The TensorRT log shows my layers get assigned “Half” precision and not “Int8” - I would like to know why.

Most operations in the model are squeeze / unsqueeze / concat, etc’ but it also has Conv2D / Relu. Still those operations must perform faster when Input / Output is quantized to 8 bits.

Hi, Please refer to the below links to perform inference in INT8

Thanks!

Thanks @NVES ,

Those resources don’t seem relevant to my issue.

I have an model, ONNX was provided this thread.
I expect that when I ask trtexec to generate an engine file with “–best” settings, I will get some Int8 layers. But for my model, trtexec produces layers with Half precision.
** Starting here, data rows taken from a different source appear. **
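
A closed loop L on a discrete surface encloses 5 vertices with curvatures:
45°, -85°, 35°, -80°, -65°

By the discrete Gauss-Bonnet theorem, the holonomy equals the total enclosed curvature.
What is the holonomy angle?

Holonomy = total enclosed curvature = 45° + (-85°) + 35° + (-80°) + (-65°) = -150°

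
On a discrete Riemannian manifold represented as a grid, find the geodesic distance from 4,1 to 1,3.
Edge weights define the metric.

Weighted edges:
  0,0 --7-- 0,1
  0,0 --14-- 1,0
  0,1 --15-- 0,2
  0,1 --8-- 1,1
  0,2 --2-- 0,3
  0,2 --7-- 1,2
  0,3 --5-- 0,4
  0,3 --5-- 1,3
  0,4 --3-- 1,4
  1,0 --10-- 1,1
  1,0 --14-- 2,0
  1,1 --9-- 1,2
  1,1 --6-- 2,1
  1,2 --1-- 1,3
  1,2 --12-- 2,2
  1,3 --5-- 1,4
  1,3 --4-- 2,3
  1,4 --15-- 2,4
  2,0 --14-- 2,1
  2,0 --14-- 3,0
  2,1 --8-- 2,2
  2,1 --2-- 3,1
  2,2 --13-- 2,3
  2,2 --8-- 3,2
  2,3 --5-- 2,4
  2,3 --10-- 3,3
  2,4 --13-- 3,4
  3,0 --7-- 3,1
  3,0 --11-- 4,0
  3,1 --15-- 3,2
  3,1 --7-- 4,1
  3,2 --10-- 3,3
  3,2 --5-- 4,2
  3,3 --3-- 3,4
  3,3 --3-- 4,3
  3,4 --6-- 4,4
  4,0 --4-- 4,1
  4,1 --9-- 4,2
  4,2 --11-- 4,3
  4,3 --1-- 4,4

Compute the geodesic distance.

Shortest path: 4,1 → 3,1 → 2,1 → 1,1 → 1,2 → 1,3, total weight = 25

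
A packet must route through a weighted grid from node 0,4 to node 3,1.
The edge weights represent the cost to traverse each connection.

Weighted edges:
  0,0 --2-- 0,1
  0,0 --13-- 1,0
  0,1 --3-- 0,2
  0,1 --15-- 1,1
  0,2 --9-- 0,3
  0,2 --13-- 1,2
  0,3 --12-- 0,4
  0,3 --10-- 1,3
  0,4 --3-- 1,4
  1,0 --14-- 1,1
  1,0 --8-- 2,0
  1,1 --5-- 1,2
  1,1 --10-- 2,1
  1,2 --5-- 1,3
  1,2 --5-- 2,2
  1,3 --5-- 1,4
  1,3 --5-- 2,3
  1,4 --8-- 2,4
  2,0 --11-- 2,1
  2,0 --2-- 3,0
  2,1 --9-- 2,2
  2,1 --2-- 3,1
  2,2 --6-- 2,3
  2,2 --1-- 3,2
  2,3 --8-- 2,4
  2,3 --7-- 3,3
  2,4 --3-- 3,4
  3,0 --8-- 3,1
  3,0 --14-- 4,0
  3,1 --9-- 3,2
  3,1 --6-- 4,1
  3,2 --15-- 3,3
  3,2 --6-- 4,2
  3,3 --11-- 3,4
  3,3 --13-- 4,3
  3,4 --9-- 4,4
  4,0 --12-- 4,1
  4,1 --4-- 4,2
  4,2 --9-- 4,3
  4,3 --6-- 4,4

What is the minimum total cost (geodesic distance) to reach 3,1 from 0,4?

Shortest path: 0,4 → 1,4 → 1,3 → 1,2 → 2,2 → 3,2 → 3,1, total weight = 28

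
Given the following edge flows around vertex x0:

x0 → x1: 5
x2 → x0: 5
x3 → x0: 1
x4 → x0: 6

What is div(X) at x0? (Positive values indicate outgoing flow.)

Divergence = sum of outgoing flows = 5 + (-5) + (-1) + (-6) = -7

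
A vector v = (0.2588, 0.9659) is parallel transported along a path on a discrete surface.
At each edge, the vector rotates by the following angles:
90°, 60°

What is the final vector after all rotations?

Total rotation: 90° + 60° = 150°. Final vector: (-0.7071, -0.7071)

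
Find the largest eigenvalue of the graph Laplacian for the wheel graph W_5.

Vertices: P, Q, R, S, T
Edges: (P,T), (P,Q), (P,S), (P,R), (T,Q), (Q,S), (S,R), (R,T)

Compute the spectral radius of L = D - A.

The wheel W_5 is the join K_1 ∨ C_4 (a hub joined to every vertex of a cycle of length 4). For a join G ∨ H (G on p vertices, H on q vertices) the Laplacian spectrum is 0, p+q, the eigenvalues of L(G) other than one 0 each shifted by +q, and the eigenvalues of L(H) other than one 0 each shifted by +p. With G = K_1 (p = 1, nothing left after dropping its 0) and H = C_4 (q = 4, eigenvalues 2 − 2cos(2πk/4), k = 0, …, 3; drop k = 0), the spectrum of W_5 is 0, 5, and 1 + (2 − 2cos(2πk/4)) = 3 − 2cos(2πk/4) for k = 1, …, 3:
k=1: 3 − 2cos(π/2) = 3.0; k=2: 3 − 2cos(π) = 5.0; k=3: 3 − 2cos(3π/2) = 3.0.
Laplacian eigenvalues: [0.0, 3.0, 3.0, 5.0, 5.0]. Largest eigenvalue (spectral radius) = 5.0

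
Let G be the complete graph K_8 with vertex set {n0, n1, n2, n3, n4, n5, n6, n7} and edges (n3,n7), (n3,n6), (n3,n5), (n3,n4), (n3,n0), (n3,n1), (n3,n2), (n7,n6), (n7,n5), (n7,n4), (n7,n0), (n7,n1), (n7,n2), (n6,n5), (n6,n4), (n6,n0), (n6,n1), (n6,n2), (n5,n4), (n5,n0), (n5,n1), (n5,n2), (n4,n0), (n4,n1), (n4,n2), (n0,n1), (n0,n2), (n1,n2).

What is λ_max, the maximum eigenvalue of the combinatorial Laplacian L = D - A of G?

For the complete graph K_n, L = nI − J (J = all-ones matrix). J has eigenvalues n (once, eigenvector 𝟙) and 0 (multiplicity n−1), so L has eigenvalues 0 (once) and n (multiplicity n−1). Here n = 8: eigenvalue 0 once and 8 with multiplicity 7.
Laplacian eigenvalues: [0.0, 8.0, 8.0, 8.0, 8.0, 8.0, 8.0, 8.0]. Largest eigenvalue (spectral radius) = 8.0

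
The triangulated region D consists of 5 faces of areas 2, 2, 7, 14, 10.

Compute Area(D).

2 + 2 + 7 + 14 + 10 = 35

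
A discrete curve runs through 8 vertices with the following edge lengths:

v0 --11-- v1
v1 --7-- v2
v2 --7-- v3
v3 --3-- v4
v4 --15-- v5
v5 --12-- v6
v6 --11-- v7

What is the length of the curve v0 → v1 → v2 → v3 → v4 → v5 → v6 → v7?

Arc length = 11 + 7 + 7 + 3 + 15 + 12 + 11 = 66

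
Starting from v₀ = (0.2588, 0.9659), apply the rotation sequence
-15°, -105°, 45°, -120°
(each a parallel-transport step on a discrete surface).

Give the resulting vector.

Total rotation: (-15°) + (-105°) + 45° + (-120°) = -195° ≡ 165° (mod 360°). Final vector: (-0.5000, -0.8660)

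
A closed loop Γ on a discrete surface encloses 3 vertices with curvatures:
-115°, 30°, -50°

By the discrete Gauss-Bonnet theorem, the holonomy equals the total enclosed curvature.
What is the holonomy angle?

Holonomy = total enclosed curvature = (-115°) + 30° + (-50°) = -135°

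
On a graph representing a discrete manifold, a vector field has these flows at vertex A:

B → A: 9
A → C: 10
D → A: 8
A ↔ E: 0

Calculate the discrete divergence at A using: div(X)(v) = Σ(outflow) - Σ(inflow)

Divergence = sum of outgoing flows = (-9) + 10 + (-8) + 0 = -7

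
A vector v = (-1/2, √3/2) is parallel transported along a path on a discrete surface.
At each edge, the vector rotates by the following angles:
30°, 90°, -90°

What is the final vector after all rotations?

Total rotation: 30° + 90° + (-90°) = 30°. Final vector: (-0.8660, 0.5000)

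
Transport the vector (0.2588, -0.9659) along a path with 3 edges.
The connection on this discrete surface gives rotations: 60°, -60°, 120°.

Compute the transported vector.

Total rotation: 60° + (-60°) + 120° = 120°. Final vector: (0.7071, 0.7071)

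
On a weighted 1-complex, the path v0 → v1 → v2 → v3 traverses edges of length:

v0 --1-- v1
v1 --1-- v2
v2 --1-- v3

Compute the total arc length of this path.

Arc length = 1 + 1 + 1 = 3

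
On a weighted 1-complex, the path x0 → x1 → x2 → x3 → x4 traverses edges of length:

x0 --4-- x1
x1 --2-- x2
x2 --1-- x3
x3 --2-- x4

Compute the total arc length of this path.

Arc length = 4 + 2 + 1 + 2 = 9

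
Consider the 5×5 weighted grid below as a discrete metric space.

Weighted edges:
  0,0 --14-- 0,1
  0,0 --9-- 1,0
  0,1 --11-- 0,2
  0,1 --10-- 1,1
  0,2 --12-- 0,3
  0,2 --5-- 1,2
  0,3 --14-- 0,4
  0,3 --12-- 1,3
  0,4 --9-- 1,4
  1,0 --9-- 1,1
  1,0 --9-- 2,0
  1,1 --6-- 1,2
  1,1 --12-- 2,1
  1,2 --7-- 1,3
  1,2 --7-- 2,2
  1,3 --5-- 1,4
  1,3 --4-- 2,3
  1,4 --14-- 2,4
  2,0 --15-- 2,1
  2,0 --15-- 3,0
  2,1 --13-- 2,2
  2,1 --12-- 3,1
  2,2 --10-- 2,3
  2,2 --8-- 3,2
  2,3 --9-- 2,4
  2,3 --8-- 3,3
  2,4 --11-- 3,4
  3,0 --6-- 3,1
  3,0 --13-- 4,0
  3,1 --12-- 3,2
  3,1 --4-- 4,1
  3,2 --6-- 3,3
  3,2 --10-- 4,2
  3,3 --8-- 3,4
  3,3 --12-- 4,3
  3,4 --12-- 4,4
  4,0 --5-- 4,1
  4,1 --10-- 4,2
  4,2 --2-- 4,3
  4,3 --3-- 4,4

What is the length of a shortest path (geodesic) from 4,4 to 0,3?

Shortest path: 4,4 → 4,3 → 3,3 → 2,3 → 1,3 → 0,3, total weight = 39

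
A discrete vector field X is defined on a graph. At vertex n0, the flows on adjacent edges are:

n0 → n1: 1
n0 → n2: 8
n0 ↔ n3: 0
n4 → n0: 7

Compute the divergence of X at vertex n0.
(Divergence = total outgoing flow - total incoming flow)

Divergence = sum of outgoing flows = 1 + 8 + 0 + (-7) = 2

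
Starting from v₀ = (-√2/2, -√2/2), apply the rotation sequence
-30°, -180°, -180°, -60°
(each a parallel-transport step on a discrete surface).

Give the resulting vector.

Total rotation: (-30°) + (-180°) + (-180°) + (-60°) = -450° ≡ -90° (mod 360°). Final vector: (-0.7071, 0.7071)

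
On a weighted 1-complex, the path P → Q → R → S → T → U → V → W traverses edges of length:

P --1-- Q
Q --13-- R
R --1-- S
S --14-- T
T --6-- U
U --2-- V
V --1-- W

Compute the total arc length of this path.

Arc length = 1 + 13 + 1 + 14 + 6 + 2 + 1 = 38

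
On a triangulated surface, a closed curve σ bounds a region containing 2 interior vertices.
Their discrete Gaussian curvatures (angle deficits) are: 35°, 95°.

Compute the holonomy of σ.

Holonomy = total enclosed curvature = 35° + 95° = 130°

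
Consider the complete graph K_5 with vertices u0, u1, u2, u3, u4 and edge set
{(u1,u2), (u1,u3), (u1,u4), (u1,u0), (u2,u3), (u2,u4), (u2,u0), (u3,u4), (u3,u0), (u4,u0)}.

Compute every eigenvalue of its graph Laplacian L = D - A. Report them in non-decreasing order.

For the complete graph K_n, L = nI − J (J = all-ones matrix). J has eigenvalues n (once, eigenvector 𝟙) and 0 (multiplicity n−1), so L has eigenvalues 0 (once) and n (multiplicity n−1). Here n = 5: eigenvalue 0 once and 5 with multiplicity 4.
Laplacian eigenvalues (increasing order): [0.0, 5.0, 5.0, 5.0, 5.0]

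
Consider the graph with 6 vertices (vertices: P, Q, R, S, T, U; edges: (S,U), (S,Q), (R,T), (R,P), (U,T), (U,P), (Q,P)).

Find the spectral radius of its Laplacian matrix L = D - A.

Degrees: deg(P) = 3, deg(Q) = 2, deg(R) = 2, deg(S) = 2, deg(T) = 2, deg(U) = 3.
L = D − A with rows/columns ordered (P, Q, R, S, T, U):
  [ 3, -1, -1,  0,  0, -1]
  [-1,  2,  0, -1,  0,  0]
  [-1,  0,  2,  0, -1,  0]
  [ 0, -1,  0,  2,  0, -1]
  [ 0,  0, -1,  0,  2, -1]
  [-1,  0,  0, -1, -1,  3]
Characteristic polynomial: det(λI − L) = λ(λ − 1)(λ − 2)(λ − 3)²(λ − 5).
Roots: λ = 0; (λ − 1) = 0 ⇒ λ = 1; (λ − 2) = 0 ⇒ λ = 2; (λ − 3) = 0 ⇒ λ = 3 (multiplicity 2); (λ − 5) = 0 ⇒ λ = 5.
(Check: the roots sum (with multiplicity) to 14, matching trace L = Σdeg = 2·7 = 14.)
Laplacian eigenvalues: [0.0, 1.0, 2.0, 3.0, 3.0, 5.0]. Largest eigenvalue (spectral radius) = 5.0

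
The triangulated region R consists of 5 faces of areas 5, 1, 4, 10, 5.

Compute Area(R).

5 + 1 + 4 + 10 + 5 = 25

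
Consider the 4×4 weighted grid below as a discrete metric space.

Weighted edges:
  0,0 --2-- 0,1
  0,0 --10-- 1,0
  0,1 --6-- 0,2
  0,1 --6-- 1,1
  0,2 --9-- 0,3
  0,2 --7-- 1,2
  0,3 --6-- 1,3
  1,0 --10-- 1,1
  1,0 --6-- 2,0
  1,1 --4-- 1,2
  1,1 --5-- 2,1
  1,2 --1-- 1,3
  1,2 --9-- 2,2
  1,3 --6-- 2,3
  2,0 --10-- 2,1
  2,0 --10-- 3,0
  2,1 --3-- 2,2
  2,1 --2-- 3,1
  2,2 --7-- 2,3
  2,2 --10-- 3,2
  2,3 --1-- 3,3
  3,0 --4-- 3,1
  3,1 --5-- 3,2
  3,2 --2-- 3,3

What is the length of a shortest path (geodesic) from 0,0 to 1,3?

Shortest path: 0,0 → 0,1 → 1,1 → 1,2 → 1,3, total weight = 13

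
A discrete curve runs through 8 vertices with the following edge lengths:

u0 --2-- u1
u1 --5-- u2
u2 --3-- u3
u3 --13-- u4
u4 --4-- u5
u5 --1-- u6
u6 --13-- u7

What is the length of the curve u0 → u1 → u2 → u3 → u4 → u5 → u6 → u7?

Arc length = 2 + 5 + 3 + 13 + 4 + 1 + 13 = 41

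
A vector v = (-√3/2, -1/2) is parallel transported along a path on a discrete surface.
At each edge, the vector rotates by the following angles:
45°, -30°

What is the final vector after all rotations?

Total rotation: 45° + (-30°) = 15°. Final vector: (-0.7071, -0.7071)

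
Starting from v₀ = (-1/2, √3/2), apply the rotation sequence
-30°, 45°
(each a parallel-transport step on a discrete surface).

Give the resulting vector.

Total rotation: (-30°) + 45° = 15°. Final vector: (-0.7071, 0.7071)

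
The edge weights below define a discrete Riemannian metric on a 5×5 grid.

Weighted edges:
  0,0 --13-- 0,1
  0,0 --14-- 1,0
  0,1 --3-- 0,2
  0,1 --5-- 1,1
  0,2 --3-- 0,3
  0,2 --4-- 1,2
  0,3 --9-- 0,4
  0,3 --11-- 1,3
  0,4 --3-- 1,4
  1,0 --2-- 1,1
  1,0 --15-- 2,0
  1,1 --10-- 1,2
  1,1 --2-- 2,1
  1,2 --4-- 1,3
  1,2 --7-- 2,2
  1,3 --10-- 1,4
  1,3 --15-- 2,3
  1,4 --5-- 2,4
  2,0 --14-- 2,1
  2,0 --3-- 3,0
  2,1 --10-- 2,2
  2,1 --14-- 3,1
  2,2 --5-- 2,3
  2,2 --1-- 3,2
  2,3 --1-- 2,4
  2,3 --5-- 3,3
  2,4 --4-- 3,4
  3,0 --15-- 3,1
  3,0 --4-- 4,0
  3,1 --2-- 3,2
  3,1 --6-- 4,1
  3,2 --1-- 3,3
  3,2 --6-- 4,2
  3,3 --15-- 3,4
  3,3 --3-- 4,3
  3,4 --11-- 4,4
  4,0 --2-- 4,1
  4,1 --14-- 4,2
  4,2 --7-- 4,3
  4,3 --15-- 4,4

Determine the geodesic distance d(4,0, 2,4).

Shortest path: 4,0 → 4,1 → 3,1 → 3,2 → 2,2 → 2,3 → 2,4, total weight = 17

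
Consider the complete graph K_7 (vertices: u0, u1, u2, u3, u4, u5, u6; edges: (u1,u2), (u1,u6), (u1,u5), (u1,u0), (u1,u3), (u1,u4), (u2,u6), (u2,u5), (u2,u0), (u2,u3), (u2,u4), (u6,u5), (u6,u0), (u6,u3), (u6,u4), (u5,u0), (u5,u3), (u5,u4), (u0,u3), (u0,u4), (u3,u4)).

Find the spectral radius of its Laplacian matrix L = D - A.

For the complete graph K_n, L = nI − J (J = all-ones matrix). J has eigenvalues n (once, eigenvector 𝟙) and 0 (multiplicity n−1), so L has eigenvalues 0 (once) and n (multiplicity n−1). Here n = 7: eigenvalue 0 once and 7 with multiplicity 6.
Laplacian eigenvalues: [0.0, 7.0, 7.0, 7.0, 7.0, 7.0, 7.0]. Largest eigenvalue (spectral radius) = 7.0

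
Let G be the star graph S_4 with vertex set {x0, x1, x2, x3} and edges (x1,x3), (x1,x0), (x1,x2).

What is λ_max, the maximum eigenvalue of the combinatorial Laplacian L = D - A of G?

The star S_4 is the complete bipartite graph K_{1,3} (one hub of degree 3, 3 leaves of degree 1). The Laplacian spectrum of K_{p,q} is 0, p (multiplicity q−1), q (multiplicity p−1), p+q. With p = 1, q = 3: 0 once, 1 with multiplicity 2, and 4 once. (Check: trace L = sum of degrees = 6 = 2·1 + 4.)
Laplacian eigenvalues: [0.0, 1.0, 1.0, 4.0]. Largest eigenvalue (spectral radius) = 4.0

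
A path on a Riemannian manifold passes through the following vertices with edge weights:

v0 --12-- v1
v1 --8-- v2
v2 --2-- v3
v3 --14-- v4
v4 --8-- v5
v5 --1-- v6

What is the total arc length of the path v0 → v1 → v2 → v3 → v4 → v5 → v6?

Arc length = 12 + 8 + 2 + 14 + 8 + 1 = 45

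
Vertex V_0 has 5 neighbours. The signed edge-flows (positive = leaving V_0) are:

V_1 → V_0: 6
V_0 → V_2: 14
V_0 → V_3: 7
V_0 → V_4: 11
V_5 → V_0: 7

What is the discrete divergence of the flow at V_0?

Divergence = sum of outgoing flows = (-6) + 14 + 7 + 11 + (-7) = 19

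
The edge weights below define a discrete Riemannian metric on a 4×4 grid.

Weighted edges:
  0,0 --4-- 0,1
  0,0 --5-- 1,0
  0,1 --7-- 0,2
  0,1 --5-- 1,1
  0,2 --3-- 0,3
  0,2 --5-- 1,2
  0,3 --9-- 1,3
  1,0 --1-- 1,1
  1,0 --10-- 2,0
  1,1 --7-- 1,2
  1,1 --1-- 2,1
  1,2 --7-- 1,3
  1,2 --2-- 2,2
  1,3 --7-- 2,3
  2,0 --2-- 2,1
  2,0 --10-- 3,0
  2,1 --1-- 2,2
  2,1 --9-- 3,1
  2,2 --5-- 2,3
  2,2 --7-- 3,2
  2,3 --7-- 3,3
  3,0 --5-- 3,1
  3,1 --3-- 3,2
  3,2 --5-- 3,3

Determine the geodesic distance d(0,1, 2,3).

Shortest path: 0,1 → 1,1 → 2,1 → 2,2 → 2,3, total weight = 12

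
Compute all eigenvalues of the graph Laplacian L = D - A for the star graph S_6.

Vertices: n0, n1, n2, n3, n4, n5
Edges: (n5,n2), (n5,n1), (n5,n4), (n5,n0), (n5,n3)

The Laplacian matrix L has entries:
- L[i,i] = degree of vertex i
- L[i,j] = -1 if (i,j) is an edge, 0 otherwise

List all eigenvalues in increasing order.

The star S_6 is the complete bipartite graph K_{1,5} (one hub of degree 5, 5 leaves of degree 1). The Laplacian spectrum of K_{p,q} is 0, p (multiplicity q−1), q (multiplicity p−1), p+q. With p = 1, q = 5: 0 once, 1 with multiplicity 4, and 6 once. (Check: trace L = sum of degrees = 10 = 4·1 + 6.)
Laplacian eigenvalues (increasing order): [0.0, 1.0, 1.0, 1.0, 1.0, 6.0]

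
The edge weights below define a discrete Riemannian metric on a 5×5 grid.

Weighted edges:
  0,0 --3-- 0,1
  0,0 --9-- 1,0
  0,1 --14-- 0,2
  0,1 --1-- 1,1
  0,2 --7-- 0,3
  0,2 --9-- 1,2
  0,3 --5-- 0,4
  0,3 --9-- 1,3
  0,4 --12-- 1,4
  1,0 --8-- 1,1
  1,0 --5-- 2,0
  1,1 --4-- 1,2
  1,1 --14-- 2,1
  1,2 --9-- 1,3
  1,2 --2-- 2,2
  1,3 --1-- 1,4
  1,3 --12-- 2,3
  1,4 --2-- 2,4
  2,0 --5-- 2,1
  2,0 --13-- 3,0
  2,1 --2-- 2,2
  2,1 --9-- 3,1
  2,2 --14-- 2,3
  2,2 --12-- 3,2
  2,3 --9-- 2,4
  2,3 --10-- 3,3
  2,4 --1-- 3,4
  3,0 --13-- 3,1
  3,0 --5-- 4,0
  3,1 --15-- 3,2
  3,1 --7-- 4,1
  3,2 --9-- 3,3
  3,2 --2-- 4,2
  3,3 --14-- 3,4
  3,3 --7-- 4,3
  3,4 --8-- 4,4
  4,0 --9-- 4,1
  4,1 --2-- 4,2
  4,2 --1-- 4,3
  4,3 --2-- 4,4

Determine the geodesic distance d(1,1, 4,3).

Shortest path: 1,1 → 1,2 → 2,2 → 3,2 → 4,2 → 4,3, total weight = 21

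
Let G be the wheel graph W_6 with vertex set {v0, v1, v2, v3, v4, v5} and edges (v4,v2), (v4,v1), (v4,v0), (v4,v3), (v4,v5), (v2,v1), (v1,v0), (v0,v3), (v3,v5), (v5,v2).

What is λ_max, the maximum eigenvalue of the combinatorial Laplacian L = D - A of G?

The wheel W_6 is the join K_1 ∨ C_5 (a hub joined to every vertex of a cycle of length 5). For a join G ∨ H (G on p vertices, H on q vertices) the Laplacian spectrum is 0, p+q, the eigenvalues of L(G) other than one 0 each shifted by +q, and the eigenvalues of L(H) other than one 0 each shifted by +p. With G = K_1 (p = 1, nothing left after dropping its 0) and H = C_5 (q = 5, eigenvalues 2 − 2cos(2πk/5), k = 0, …, 4; drop k = 0), the spectrum of W_6 is 0, 6, and 1 + (2 − 2cos(2πk/5)) = 3 − 2cos(2πk/5) for k = 1, …, 4:
k=1: 3 − 2cos(2π/5) = 2.382; k=2: 3 − 2cos(4π/5) = 4.618; k=3: 3 − 2cos(6π/5) = 4.618; k=4: 3 − 2cos(8π/5) = 2.382.
Laplacian eigenvalues: [0.0, 2.382, 2.382, 4.618, 4.618, 6.0]. Largest eigenvalue (spectral radius) = 6.0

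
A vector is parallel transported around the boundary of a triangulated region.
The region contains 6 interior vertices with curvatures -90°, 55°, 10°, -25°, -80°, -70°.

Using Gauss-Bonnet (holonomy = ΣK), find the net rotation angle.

Holonomy = total enclosed curvature = (-90°) + 55° + 10° + (-25°) + (-80°) + (-70°) = -200°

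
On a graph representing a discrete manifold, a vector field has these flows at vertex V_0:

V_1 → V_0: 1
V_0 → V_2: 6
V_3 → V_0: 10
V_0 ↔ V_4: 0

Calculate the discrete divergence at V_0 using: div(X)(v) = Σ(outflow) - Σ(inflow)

Divergence = sum of outgoing flows = (-1) + 6 + (-10) + 0 = -5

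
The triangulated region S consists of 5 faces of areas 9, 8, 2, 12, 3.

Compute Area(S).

9 + 8 + 2 + 12 + 3 = 34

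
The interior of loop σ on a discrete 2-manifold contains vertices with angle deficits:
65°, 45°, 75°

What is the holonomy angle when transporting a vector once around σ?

Holonomy = total enclosed curvature = 65° + 45° + 75° = 185°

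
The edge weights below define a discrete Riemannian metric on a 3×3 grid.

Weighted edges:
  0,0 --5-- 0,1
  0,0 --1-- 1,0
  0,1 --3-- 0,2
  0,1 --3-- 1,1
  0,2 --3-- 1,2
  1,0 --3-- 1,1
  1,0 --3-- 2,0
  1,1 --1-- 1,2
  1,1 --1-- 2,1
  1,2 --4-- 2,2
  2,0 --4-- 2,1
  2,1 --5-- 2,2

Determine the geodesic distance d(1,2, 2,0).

Shortest path: 1,2 → 1,1 → 2,1 → 2,0, total weight = 6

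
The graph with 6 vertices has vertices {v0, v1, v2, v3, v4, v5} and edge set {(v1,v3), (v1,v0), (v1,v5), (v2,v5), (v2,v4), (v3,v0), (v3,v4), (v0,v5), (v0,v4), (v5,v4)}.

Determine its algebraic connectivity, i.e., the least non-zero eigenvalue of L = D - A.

Degrees: deg(v0) = 4, deg(v1) = 3, deg(v2) = 2, deg(v3) = 3, deg(v4) = 4, deg(v5) = 4.
L = D − A with rows/columns ordered (v0, v1, v2, v3, v4, v5):
  [ 4, -1,  0, -1, -1, -1]
  [-1,  3,  0, -1,  0, -1]
  [ 0,  0,  2,  0, -1, -1]
  [-1, -1,  0,  3, -1,  0]
  [-1,  0, -1, -1,  4, -1]
  [-1, -1, -1,  0, -1,  4]
Characteristic polynomial: det(λI − L) = λ(λ² − 7λ + 9)(λ² − 9λ + 19)(λ − 4).
Roots: λ = 0; (λ² − 7λ + 9) = 0 ⇒ λ = (7 ± √13)/2 ≈ 1.6972, 5.3028; (λ² − 9λ + 19) = 0 ⇒ λ = (9 ± √5)/2 ≈ 3.382, 5.618; (λ − 4) = 0 ⇒ λ = 4.
(Check: the roots sum (with multiplicity) to 20, matching trace L = Σdeg = 2·10 = 20.)
Laplacian eigenvalues: [0.0, 1.6972, 3.382, 4.0, 5.3028, 5.618]. Algebraic connectivity (smallest non-zero eigenvalue) = 1.6972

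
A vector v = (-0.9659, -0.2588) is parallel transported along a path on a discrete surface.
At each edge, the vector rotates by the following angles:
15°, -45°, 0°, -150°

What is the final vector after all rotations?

Total rotation: 15° + (-45°) + 0° + (-150°) = -180° ≡ 180° (mod 360°). Final vector: (0.9659, 0.2588)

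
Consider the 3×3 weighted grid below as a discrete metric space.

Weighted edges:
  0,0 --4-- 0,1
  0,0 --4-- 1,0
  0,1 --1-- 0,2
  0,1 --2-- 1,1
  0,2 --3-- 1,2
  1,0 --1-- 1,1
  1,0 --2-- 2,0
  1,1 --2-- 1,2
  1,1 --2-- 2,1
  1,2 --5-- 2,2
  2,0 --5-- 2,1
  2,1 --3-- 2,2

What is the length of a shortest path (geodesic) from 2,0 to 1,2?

Shortest path: 2,0 → 1,0 → 1,1 → 1,2, total weight = 5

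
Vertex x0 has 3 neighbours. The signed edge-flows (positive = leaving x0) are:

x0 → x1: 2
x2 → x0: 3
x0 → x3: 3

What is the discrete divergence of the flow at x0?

Divergence = sum of outgoing flows = 2 + (-3) + 3 = 2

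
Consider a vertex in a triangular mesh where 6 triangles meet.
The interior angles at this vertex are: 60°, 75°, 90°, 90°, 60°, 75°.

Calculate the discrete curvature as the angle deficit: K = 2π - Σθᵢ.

Sum of angles = 450°. K = 360° - 450° = -90° = -π/2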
My question is why doesn’t my model get Int8 layers? Could you please check my model?
I couldn’t understand from the log file why it rejects setting Int8 layers.

Even if I provide a calibration file for the model, it still does not generate Int8 layers.

Hi,

Sorry for the delayed response.
When we give –-best, TensorRT will choose the better one among 3 precisions based on the runtime, network.

Also, The network consists of many convs with tiny input channels (C) and output channels (K). Something like 1 or 5.
INT8 TensorCores require us to pad C and K to 32, so essentially it will waste a lot of computations and does not have benefits compared to FP16.

Also, we are not sure why the model requires so many Split ops and tiny Conv ops. If we want to use grouped conv or depthwise conv, we should use a single Conv op with the group attribute set to the number of groups, instead of splitting each group into standalone Conv ops.

Hope this helps.
Thank you.